SAN DIEGO – Hundreds of students rallied Thursday, calling to defund the San Diego Unified Police Department.

The crowd gathered at the front of the Eugene Brucker Education Complex in San Diego before taking to the streets, blocking traffic at Normal Street and then Campus Avenue.

“We’re protesting to completely defund school police so that we can get them out of our schools and so we can pour that money back into resources that POC, mainly Black and brown students need the most,” protester Nyadoth Gatkuoth said, singling out mental health resources and more diverse staff to “match the background of students of color like them.”

Gatkuoth also said she’d seen an officer use what she believed was unnecessary force against a student.

The call to defund the department comes as protesters nationwide are asking for the same in other communities in the fallout of the Memorial Day police killing of George Floyd.
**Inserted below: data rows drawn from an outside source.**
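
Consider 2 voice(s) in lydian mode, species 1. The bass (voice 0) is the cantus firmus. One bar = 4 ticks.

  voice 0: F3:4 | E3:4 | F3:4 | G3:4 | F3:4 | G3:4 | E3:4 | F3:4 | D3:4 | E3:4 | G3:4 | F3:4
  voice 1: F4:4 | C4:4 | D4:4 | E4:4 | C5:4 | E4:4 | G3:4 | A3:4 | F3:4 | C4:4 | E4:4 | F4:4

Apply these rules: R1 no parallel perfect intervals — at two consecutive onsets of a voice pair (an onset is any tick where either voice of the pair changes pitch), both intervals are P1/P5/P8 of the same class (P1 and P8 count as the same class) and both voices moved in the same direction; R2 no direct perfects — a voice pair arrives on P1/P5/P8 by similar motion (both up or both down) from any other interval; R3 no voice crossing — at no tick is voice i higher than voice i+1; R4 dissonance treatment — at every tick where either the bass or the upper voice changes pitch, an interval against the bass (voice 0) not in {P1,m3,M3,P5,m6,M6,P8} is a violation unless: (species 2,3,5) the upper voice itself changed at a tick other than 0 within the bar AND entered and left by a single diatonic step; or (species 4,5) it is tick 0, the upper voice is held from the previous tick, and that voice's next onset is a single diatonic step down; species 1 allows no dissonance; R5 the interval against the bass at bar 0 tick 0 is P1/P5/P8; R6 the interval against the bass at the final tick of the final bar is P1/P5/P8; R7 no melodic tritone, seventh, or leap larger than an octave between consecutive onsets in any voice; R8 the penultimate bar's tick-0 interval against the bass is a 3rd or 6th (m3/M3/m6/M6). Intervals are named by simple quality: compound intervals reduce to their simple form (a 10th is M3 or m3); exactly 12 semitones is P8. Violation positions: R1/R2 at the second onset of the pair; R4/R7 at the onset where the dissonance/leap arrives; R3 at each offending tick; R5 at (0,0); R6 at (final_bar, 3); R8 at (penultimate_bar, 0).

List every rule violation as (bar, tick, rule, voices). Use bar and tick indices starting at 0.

No violations across 12 bars (F3..F3 vs F4..F4).

bar 0: v0=F3 v1=F4 downbeat P8
bar 1: v0=E3 v1=C4 downbeat m6
bar 2: v0=F3 v1=D4 downbeat M6
bar 3: v0=G3 v1=E4 downbeat M6
bar 4: v0=F3 v1=C5 downbeat P5
bar 5: v0=G3 v1=E4 downbeat M6
bar 6: v0=E3 v1=G3 downbeat m3
bar 7: v0=F3 v1=A3 downbeat M3
bar 8: v0=D3 v1=F3 downbeat m3
bar 9: v0=E3 v1=C4 downbeat m6
bar 10: v0=G3 v1=E4 downbeat M6
bar 11: v0=F3 v1=F4 downbeat P8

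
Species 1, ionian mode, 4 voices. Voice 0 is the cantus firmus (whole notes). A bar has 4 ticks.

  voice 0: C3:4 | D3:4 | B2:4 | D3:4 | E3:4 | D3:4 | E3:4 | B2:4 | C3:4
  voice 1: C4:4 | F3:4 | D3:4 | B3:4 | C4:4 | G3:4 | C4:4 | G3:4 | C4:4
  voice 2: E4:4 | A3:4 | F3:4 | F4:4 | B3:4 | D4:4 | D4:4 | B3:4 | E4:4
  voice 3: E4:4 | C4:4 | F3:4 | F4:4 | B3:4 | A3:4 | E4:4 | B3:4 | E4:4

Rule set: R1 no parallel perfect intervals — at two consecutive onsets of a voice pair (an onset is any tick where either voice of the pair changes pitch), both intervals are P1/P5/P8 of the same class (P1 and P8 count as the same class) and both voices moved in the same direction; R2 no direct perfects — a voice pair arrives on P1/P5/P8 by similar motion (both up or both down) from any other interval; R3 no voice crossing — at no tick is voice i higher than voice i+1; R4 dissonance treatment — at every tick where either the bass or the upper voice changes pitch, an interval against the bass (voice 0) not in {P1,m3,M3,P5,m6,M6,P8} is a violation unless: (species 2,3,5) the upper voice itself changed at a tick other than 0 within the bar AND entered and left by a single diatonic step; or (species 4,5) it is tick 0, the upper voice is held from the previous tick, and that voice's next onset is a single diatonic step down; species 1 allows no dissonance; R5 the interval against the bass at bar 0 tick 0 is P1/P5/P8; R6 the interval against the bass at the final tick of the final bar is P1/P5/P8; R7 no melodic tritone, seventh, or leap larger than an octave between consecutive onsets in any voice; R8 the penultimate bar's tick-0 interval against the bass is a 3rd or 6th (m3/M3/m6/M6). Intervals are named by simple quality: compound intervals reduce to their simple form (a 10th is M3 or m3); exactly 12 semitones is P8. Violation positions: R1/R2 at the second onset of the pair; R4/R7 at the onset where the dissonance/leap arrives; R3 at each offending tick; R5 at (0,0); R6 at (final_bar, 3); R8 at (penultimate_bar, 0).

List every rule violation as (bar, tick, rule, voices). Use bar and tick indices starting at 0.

(0, 0, R5, (0, 2))
(0, 0, R5, (0, 3))
(1, 0, R2, (1, 3))
(1, 0, R4, (0, 3))
(2, 0, R2, (2, 3))
(2, 0, R4, (0, 2))
(2, 0, R4, (0, 3))
(3, 0, R1, (2, 3))
(4, 0, R1, (2, 3))
(4, 0, R3, (1, 2))
(4, 0, R7, (2,))
(4, 0, R7, (3,))
(4, 1, R3, (1, 2))
(4, 2, R3, (1, 2))
(4, 3, R3, (1, 2))
(5, 0, R1, (0, 3))
(5, 0, R3, (2, 3))
(5, 0, R4, (0, 1))
(5, 1, R3, (2, 3))
(5, 2, R3, (2, 3))
(5, 3, R3, (2, 3))
(6, 0, R2, (0, 3))
(6, 0, R4, (0, 2))
(7, 0, R1, (0, 3))
(7, 0, R2, (0, 2))
(7, 0, R2, (2, 3))
(7, 0, R8, (0, 2))
(7, 0, R8, (0, 3))
(8, 0, R1, (2, 3))
(8, 0, R2, (0, 1))
(8, 3, R6, (0, 2))
(8, 3, R6, (0, 3))

bar 0: v0=C3 v1=C4 v2=E4 v3=E4 downbeat M3
bar 1: v0=D3 v1=F3 v2=A3 v3=C4 downbeat m7
bar 2: v0=B2 v1=D3 v2=F3 v3=F3 downbeat TT
bar 3: v0=D3 v1=B3 v2=F4 v3=F4 downbeat m3
bar 4: v0=E3 v1=C4 v2=B3 v3=B3 downbeat P5
bar 5: v0=D3 v1=G3 v2=D4 v3=A3 downbeat P5
bar 6: v0=E3 v1=C4 v2=D4 v3=E4 downbeat P8
bar 7: v0=B2 v1=G3 v2=B3 v3=B3 downbeat P8
bar 8: v0=C3 v1=C4 v2=E4 v3=E4 downbeat M3
  -> R5 @ bar 0 tick 0 v(0, 2): opens on M3
  -> R5 @ bar 0 tick 0 v(0, 3): opens on M3
  -> R2 @ bar 1 tick 0 v(1, 3): C4/E4 M3 -> F3/C4 P5 similar
  -> R4 @ bar 1 tick 0 v(0, 3): D3/C4 m7 untreated
  -> R2 @ bar 2 tick 0 v(2, 3): A3/C4 m3 -> F3/F3 P1 similar
  -> R4 @ bar 2 tick 0 v(0, 2): B2/F3 TT untreated
  -> R4 @ bar 2 tick 0 v(0, 3): B2/F3 TT untreated
  -> R1 @ bar 3 tick 0 v(2, 3): F3/F3 P1 -> F4/F4 P1 similar
  -> R1 @ bar 4 tick 0 v(2, 3): F4/F4 P1 -> B3/B3 P1 similar
  -> R3 @ bar 4 tick 0 v(1, 2): C4 above B3
  -> R7 @ bar 4 tick 0 v(2,): F4->B3 leap 6st
  -> R7 @ bar 4 tick 0 v(3,): F4->B3 leap 6st
  -> R3 @ bar 4 tick 1 v(1, 2): C4 above B3
  -> R3 @ bar 4 tick 2 v(1, 2): C4 above B3
  -> R3 @ bar 4 tick 3 v(1, 2): C4 above B3
  -> R1 @ bar 5 tick 0 v(0, 3): E3/B3 P5 -> D3/A3 P5 similar
  -> R3 @ bar 5 tick 0 v(2, 3): D4 above A3
  -> R4 @ bar 5 tick 0 v(0, 1): D3/G3 P4 untreated
  -> R3 @ bar 5 tick 1 v(2, 3): D4 above A3
  -> R3 @ bar 5 tick 2 v(2, 3): D4 above A3
  -> R3 @ bar 5 tick 3 v(2, 3): D4 above A3
  -> R2 @ bar 6 tick 0 v(0, 3): D3/A3 P5 -> E3/E4 P8 similar
  -> R4 @ bar 6 tick 0 v(0, 2): E3/D4 m7 untreated
  -> R1 @ bar 7 tick 0 v(0, 3): E3/E4 P8 -> B2/B3 P8 similar
  -> R2 @ bar 7 tick 0 v(0, 2): E3/D4 m7 -> B2/B3 P8 similar
  -> R2 @ bar 7 tick 0 v(2, 3): D4/E4 M2 -> B3/B3 P1 similar
  -> R8 @ bar 7 tick 0 v(0, 2): penult P8 not 3rd/6th
  -> R8 @ bar 7 tick 0 v(0, 3): penult P8 not 3rd/6th
  -> R1 @ bar 8 tick 0 v(2, 3): B3/B3 P1 -> E4/E4 P1 similar
  -> R2 @ bar 8 tick 0 v(0, 1): B2/G3 m6 -> C3/C4 P8 similar
  -> R6 @ bar 8 tick 3 v(0, 2): closes on M3
  -> R6 @ bar 8 tick 3 v(0, 3): closes on M3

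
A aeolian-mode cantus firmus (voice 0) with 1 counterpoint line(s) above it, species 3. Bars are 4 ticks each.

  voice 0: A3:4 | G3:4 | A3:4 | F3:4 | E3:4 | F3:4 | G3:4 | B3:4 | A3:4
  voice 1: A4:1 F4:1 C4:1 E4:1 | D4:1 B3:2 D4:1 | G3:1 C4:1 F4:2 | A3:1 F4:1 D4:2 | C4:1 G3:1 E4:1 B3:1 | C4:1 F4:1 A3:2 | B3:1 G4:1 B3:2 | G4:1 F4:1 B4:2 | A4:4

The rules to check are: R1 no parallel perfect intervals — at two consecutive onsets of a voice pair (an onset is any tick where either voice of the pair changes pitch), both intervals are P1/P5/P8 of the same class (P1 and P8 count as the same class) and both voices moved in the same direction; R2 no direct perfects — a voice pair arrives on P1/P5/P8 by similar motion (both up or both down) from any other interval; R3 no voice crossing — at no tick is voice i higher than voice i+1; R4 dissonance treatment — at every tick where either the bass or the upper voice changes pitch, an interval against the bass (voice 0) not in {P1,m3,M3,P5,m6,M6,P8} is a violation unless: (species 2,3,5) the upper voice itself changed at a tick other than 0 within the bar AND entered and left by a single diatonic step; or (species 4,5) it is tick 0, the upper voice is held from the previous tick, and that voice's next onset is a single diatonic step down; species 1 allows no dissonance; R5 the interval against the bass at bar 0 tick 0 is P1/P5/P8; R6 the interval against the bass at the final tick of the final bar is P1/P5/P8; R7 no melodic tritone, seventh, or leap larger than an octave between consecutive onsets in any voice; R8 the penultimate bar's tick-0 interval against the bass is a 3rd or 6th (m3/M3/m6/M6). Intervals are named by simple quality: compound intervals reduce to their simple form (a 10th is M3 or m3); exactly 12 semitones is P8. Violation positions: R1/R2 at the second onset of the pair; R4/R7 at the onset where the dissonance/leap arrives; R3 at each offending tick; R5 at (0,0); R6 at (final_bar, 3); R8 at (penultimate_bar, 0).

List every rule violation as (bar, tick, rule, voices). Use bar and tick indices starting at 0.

(1, 0, R1, (0, 1))
(2, 0, R3, (0, 1))
(2, 0, R4, (0, 1))
(5, 0, R1, (0, 1))
(7, 1, R4, (0, 1))
(7, 2, R7, (1,))
(8, 0, R1, (0, 1))

bar 0: v0=A3 v1=A4 downbeat P8
bar 1: v0=G3 v1=D4 downbeat P5
bar 2: v0=A3 v1=G3 downbeat M2
bar 3: v0=F3 v1=A3 downbeat M3
bar 4: v0=E3 v1=C4 downbeat m6
bar 5: v0=F3 v1=C4 downbeat P5
bar 6: v0=G3 v1=B3 downbeat M3
bar 7: v0=B3 v1=G4 downbeat m6
bar 8: v0=A3 v1=A4 downbeat P8
  -> R1 @ bar 1 tick 0 v(0, 1): A3/E4 P5 -> G3/D4 P5 similar
  -> R3 @ bar 2 tick 0 v(0, 1): A3 above G3
  -> R4 @ bar 2 tick 0 v(0, 1): A3/G3 M2 untreated
  -> R1 @ bar 5 tick 0 v(0, 1): E3/B3 P5 -> F3/C4 P5 similar
  -> R4 @ bar 7 tick 1 v(0, 1): B3/F4 TT untreated
  -> R7 @ bar 7 tick 2 v(1,): F4->B4 leap 6st
  -> R1 @ bar 8 tick 0 v(0, 1): B3/B4 P8 -> A3/A4 P8 similar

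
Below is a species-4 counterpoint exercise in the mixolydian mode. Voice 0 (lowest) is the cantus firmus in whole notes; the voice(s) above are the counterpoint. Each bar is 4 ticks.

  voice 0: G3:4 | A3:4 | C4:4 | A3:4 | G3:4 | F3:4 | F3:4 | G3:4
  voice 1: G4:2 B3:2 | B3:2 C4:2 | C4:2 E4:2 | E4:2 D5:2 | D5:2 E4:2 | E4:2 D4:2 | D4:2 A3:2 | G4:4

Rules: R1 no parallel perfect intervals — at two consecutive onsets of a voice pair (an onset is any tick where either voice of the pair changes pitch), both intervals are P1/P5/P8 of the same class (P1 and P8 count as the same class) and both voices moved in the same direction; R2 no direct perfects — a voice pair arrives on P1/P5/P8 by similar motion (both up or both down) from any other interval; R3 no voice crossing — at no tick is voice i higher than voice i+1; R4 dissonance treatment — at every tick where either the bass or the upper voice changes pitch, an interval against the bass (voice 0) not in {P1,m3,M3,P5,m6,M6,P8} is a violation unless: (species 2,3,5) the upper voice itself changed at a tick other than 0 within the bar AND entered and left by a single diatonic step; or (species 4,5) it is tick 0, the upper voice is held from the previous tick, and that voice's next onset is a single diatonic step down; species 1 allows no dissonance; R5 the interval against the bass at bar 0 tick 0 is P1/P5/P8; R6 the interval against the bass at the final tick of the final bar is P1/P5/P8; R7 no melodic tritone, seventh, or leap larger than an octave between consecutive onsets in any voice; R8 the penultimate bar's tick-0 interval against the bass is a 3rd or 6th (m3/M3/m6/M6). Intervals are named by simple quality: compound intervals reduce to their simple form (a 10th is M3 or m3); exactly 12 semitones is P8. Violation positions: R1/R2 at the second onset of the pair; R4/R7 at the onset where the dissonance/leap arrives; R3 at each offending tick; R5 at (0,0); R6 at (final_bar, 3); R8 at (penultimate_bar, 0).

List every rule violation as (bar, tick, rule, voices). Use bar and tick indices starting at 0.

bar 0: v0=G3 v1=G4 downbeat P8
bar 1: v0=A3 v1=B3 downbeat M2
bar 2: v0=C4 v1=C4 downbeat P1
bar 3: v0=A3 v1=E4 downbeat P5
bar 4: v0=G3 v1=D5 downbeat P5
bar 5: v0=F3 v1=E4 downbeat M7
bar 6: v0=F3 v1=D4 downbeat M6
bar 7: v0=G3 v1=G4 downbeat P8
  -> R4 @ bar 1 tick 0 v(0, 1): A3/B3 M2 untreated
  -> R4 @ bar 3 tick 2 v(0, 1): A3/D5 P4 untreated
  -> R7 @ bar 3 tick 2 v(1,): E4->D5 leap 10st
  -> R7 @ bar 4 tick 2 v(1,): D5->E4 leap 10st
  -> R2 @ bar 7 tick 0 v(0, 1): F3/A3 M3 -> G3/G4 P8 similar
  -> R7 @ bar 7 tick 0 v(1,): A3->G4 leap 10st

(1, 0, R4, (0, 1))
(3, 2, R4, (0, 1))
(3, 2, R7, (1,))
(4, 2, R7, (1,))
(7, 0, R2, (0, 1))
(7, 0, R7, (1,))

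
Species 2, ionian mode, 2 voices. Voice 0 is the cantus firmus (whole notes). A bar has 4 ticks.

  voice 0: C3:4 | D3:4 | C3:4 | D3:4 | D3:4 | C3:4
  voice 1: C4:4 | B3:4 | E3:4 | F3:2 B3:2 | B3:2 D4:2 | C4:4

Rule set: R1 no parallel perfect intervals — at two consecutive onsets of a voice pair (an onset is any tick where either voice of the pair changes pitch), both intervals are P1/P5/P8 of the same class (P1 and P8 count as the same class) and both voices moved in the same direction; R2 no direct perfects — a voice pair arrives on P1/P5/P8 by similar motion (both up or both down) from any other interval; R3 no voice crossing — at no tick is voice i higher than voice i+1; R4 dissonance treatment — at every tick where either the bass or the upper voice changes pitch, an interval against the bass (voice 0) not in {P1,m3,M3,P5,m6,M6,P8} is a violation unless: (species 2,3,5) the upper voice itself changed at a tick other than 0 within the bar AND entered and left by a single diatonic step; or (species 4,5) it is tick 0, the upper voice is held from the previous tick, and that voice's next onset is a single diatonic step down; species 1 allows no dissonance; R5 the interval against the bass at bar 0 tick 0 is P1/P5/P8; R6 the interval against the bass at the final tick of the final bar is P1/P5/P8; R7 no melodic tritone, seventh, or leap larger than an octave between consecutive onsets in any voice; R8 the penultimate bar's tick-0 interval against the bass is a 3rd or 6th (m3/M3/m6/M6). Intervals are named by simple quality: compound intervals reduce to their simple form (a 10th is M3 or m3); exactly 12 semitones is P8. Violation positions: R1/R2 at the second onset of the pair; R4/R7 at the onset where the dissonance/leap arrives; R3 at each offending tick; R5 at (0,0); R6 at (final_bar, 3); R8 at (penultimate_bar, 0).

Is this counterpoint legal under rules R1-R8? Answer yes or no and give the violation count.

bar 0: v0=C3 v1=C4 (P8)
bar 1: v0=D3 v1=B3 (M6)
bar 2: v0=C3 v1=E3 (M3)
bar 3: v0=D3 v1=F3 (m3)
bar 4: v0=D3 v1=B3 (M6)
bar 5: v0=C3 v1=C4 (P8)
  R7 @ bar3.2: F3->B3 leap 6st
  R1 @ bar5.0: D3/D4 P8 -> C3/C4 P8 similar

No (2 violations)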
In Minneapolis where Floyd was killed, city officials are grappling with a proposed plan to abolish the Minneapolis Police Department, though the logistics of that choice still are being debated.

Last month, California State Superintendent of Public Instruction Tony Thurmond noted that some districts still need officers to protect students in incidents such as school ⁠shootings or bomb threats, but not to discipline students.

In San Diego, protesters acknowledged concerns some have over removing officers from schools and not having them on campus in case of a serious emergency, but said it still was a necessary step.

“We wanna feel like we can walk our campuses without being criminalized,” another protester said. “There’s no reason as to why we are students, but we’re criminals in their eyes at the same time.”